Sunday afternoon I got to re-meet Cassidy again as a teenager now. She fits perfectly into that family's tradition of well placed, thought- out questions. She, of course, didn't remember me from the shoot in her toddler years. From some pictures I'd sent Trent while cleaning out my apartment she was able to recognize me as the guy who had blinded himself for a day by getting sun tan lotion in my eyes. I tried to remind her that I was the one who spent most of the down time keeping her entertained playing dolls with her. Alas, she didn't remember.

After that, we road with Trent up to Annapolis to roam the town while he and Meagan attended a fundraiser. Most of that time was in a coffee shop where I wrote some letters to folks back in Denver. When we returned home again Trent showed us a really nice documentary he and Cassidy did of a road trip through the South they took last year.

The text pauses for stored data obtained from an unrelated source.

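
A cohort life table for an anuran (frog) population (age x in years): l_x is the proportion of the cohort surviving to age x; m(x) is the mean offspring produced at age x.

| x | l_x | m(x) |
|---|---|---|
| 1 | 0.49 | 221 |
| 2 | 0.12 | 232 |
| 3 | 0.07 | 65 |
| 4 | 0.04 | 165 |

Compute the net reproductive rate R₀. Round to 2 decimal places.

147.28

R₀ = Σ l_x m(x):
  age 1: 0.49 × 221 = 108.2900
  age 2: 0.12 × 232 = 27.8400
  age 3: 0.07 × 65 = 4.5500
  age 4: 0.04 × 165 = 6.6000
R₀ = 108.2900 + 27.8400 + 4.5500 + 6.6000 = 147.2800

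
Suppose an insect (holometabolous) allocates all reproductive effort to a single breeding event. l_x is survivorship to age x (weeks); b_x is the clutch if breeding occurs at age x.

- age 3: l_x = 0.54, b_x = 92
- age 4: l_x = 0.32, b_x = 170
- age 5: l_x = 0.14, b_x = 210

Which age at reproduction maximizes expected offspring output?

4

Expected offspring if breeding at age x = l_x × b_x:
  age 3: 0.54 × 92 = 49.680
  age 4: 0.32 × 170 = 54.400
  age 5: 0.14 × 210 = 29.400
Maximum at age 4 (54.400).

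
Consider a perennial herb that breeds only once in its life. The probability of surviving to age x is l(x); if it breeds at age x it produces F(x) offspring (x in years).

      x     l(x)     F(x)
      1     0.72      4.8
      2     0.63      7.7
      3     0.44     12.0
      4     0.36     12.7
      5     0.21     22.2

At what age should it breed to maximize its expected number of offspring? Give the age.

3

Expected offspring if breeding at age x = l(x) × F(x):
  age 1: 0.72 × 4.8 = 3.456
  age 2: 0.63 × 7.7 = 4.851
  age 3: 0.44 × 12.0 = 5.280
  age 4: 0.36 × 12.7 = 4.572
  age 5: 0.21 × 22.2 = 4.662
Maximum at age 3 (5.280).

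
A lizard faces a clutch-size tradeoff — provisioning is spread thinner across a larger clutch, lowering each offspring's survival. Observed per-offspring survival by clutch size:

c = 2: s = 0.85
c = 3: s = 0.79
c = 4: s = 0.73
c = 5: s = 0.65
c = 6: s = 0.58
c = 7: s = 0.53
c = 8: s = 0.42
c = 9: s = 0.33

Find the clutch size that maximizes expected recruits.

Expected recruits = c × s(c):
  c=2: 2 × 0.85 = 1.700
  c=3: 3 × 0.79 = 2.370
  c=4: 4 × 0.73 = 2.920
  c=5: 5 × 0.65 = 3.250
  c=6: 6 × 0.58 = 3.480
  c=7: 7 × 0.53 = 3.710
  c=8: 8 × 0.42 = 3.360
  c=9: 9 × 0.33 = 2.970
Maximum at c = 7 (3.710 recruits).

7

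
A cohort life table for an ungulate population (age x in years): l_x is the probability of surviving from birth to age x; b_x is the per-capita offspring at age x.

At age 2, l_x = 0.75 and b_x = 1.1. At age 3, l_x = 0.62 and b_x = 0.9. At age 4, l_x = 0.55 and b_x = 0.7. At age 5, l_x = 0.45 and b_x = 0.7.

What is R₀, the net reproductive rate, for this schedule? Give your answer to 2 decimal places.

2.08

R₀ = Σ l_x b_x:
  age 2: 0.75 × 1.1 = 0.8250
  age 3: 0.62 × 0.9 = 0.5580
  age 4: 0.55 × 0.7 = 0.3850
  age 5: 0.45 × 0.7 = 0.3150
R₀ = 0.8250 + 0.5580 + 0.3850 + 0.3150 = 2.0830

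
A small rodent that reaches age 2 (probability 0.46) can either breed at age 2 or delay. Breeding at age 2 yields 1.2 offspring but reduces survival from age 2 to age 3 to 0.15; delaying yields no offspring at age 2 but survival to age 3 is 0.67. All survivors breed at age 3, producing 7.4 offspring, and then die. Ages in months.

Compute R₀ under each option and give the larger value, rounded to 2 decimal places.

breed at age 2: R₀ = 0.46 × (1.2 + 0.15 × 7.4) = 0.46 × 2.3100 = 1.0626
delay to age 3: R₀ = 0.46 × (0.67 × 7.4) = 0.46 × 4.9580 = 2.2807
Higher: delay to age 3 (2.2807).

2.28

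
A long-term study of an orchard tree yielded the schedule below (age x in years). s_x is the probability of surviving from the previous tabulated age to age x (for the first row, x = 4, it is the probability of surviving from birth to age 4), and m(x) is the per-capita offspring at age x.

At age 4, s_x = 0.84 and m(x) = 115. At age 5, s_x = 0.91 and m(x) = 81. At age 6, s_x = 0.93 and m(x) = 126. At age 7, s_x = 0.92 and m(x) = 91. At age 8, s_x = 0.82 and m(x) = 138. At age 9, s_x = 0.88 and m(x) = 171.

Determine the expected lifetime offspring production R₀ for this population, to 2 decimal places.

Survivorship from birth: l_x = s_4·s_5·…·s_x.
  l_4 = 0.84000
  l_5 = 0.76440
  l_6 = 0.71089
  l_7 = 0.65402
  l_8 = 0.53630
  l_9 = 0.47194
R₀ = Σ l_x m(x):
  age 4: 0.84000 × 115 = 96.6000
  age 5: 0.76440 × 81 = 61.9164
  age 6: 0.71089 × 126 = 89.5721
  age 7: 0.65402 × 91 = 59.5158
  age 8: 0.53630 × 138 = 74.0094
  age 9: 0.47194 × 171 = 80.7017
R₀ = 96.6000 + 61.9164 + 89.5721 + 59.5158 + 74.0094 + 80.7017 = 462.3155

462.32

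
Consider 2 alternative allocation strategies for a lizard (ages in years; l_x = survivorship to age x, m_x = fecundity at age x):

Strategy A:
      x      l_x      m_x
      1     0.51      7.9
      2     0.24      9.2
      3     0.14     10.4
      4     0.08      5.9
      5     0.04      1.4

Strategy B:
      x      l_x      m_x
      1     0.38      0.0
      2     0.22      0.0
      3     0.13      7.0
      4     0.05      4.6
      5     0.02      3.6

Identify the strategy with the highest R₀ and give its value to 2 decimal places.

8.22

Strategy A: R₀ = 0.51×7.9 + 0.24×9.2 + 0.14×10.4 + 0.08×5.9 + 0.04×1.4 = 8.2210
Strategy B: R₀ = 0.38×0.0 + 0.22×0.0 + 0.13×7.0 + 0.05×4.6 + 0.02×3.6 = 1.2120
Highest R₀: strategy A with 8.2210.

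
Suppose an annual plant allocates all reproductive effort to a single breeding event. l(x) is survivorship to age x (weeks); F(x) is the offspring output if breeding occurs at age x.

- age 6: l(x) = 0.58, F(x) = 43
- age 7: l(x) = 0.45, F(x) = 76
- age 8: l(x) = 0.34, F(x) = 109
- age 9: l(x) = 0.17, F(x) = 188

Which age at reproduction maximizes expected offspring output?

Expected offspring if breeding at age x = l(x) × F(x):
  age 6: 0.58 × 43 = 24.940
  age 7: 0.45 × 76 = 34.200
  age 8: 0.34 × 109 = 37.060
  age 9: 0.17 × 188 = 31.960
Maximum at age 8 (37.060).

8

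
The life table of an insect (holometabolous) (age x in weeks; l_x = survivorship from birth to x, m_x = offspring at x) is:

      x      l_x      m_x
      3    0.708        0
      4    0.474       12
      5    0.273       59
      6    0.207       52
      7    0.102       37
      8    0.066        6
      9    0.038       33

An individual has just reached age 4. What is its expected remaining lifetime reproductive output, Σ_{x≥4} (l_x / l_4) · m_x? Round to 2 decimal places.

80.13

l_4 = 0.474. Conditional survival from age 4 to x is l_x / l_4.
  x=4: (0.474/0.474) × 12 = 12.0000
  x=5: (0.273/0.474) × 59 = 33.9810
  x=6: (0.207/0.474) × 52 = 22.7089
  x=7: (0.102/0.474) × 37 = 7.9620
  x=8: (0.066/0.474) × 6 = 0.8354
  x=9: (0.038/0.474) × 33 = 2.6456
Sum = 12.0000 + 33.9810 + 22.7089 + 7.9620 + 0.8354 + 2.6456 = 80.1329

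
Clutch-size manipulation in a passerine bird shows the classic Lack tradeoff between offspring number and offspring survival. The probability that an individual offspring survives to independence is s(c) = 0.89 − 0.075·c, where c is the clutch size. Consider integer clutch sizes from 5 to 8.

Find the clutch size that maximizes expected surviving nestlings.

6

Expected surviving nestlings = c × s(c):
  c=5: 5 × 0.515 = 2.575
  c=6: 6 × 0.440 = 2.640
  c=7: 7 × 0.365 = 2.555
  c=8: 8 × 0.290 = 2.320
Maximum at c = 6 (2.640 surviving nestlings).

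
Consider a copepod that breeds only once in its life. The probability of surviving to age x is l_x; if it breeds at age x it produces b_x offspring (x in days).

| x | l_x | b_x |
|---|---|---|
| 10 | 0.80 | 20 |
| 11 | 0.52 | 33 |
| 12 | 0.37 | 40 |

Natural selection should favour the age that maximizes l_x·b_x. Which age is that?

Expected offspring if breeding at age x = l_x × b_x:
  age 10: 0.80 × 20 = 16.000
  age 11: 0.52 × 33 = 17.160
  age 12: 0.37 × 40 = 14.800
Maximum at age 11 (17.160).

11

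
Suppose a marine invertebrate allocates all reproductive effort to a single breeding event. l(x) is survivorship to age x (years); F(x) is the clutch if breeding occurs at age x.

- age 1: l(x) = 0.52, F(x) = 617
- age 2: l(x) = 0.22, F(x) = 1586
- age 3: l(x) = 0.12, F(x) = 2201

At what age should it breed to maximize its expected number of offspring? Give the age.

2

Expected offspring if breeding at age x = l(x) × F(x):
  age 1: 0.52 × 617 = 320.840
  age 2: 0.22 × 1586 = 348.920
  age 3: 0.12 × 2201 = 264.120
Maximum at age 2 (348.920).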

The next day, Monday, I woke up early and arranged things to meet up with my friends Bill & Laura in DC. I also got some nice Happy Birthday calls from my Dad and my friend, Rachel, in California, and another, via email, from Shivalik in Philly. Todd and I then packed up our digs and after some to do we piled back into the car.

On our way to DC we visited with Trent's parents at the house he grew up in. It was supposed to be for lunch, but we dilly dallied too long. His sister was there as well with her two little ones while we all told stories of our travels. It was nice seeing Trent's Dad again as he reminds me quite a bit of my own. After checking out Trent's childhood fort, which his nephew is inheriting, we were off.



Click here for Todd's perspective.

2 comments:

Anonymous said...

i called you too on your birthday! whats your email? got your letter today bo bo.

Wendie (La Sis) said...

I'm amazed so much at each of these posts how we're both so dearly seeking the same sense of home, family, community & connection and yet it is sooooo hard for each of us, in our own way, to settle in. That said, I really think we're learning.

Thank goodness for people like Trent. For me, it's Daniel and my Zen community. They help to show the way.